One of John Foster’s ’80 few regrets about his Williams education was that he shied away from forming close relationships with his professors. But he fondly remembers Charlie Fuqua, who taught one of Foster’s first college classes, as “the man who introduced me to education at Williams in a generous and thoughtful way.”

And so, as part of a $1 million gift commitment to The Williams Campaign, Foster has chosen to celebrate that experience by endowing a tutorial fund named in Fuqua’s honor.

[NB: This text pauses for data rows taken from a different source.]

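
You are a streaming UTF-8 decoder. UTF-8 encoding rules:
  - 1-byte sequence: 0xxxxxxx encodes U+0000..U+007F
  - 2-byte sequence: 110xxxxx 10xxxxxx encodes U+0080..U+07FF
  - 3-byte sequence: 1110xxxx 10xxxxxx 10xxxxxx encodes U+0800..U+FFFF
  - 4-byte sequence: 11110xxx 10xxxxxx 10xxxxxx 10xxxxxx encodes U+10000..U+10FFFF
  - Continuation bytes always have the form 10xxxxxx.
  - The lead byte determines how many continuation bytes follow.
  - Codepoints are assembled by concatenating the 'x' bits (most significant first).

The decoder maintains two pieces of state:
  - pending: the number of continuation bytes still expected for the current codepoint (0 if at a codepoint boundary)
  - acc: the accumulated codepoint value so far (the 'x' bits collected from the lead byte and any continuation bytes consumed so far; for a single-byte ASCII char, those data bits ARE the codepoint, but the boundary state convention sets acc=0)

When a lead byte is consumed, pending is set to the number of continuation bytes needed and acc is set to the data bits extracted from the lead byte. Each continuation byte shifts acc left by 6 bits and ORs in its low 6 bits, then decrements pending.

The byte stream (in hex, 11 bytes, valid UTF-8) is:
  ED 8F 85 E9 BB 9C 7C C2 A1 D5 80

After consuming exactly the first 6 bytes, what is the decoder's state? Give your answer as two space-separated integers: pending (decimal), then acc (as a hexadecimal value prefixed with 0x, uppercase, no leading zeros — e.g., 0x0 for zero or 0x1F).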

“I was an ill-prepared rookie who was learning quickly that the water at Williams can be deep,” Foster says of his time as one of only eight students in Fuqua’s survey of the poetry of Catullus and Propertius. “Had Charlie been of a mind to do it, he could have blown me away. Instead, I remember a man who loved his subject and infected those around him with it.”

Foster thus focused his gift on tutorials, which involve intensive weekly sessions between a professor and two students, because “there is no doubt in my mind that a relationship with the instructor is going to be formed. So if Williams is able to offer more tutorials, I want to support it.”

Fuqua, the new fund’s honoree and the Garfield Professor of Ancient Languages, emeritus, agrees. “And the very best part about John’s gift,” he adds, “is that it’s coming from a former student and is going to help current and future students.”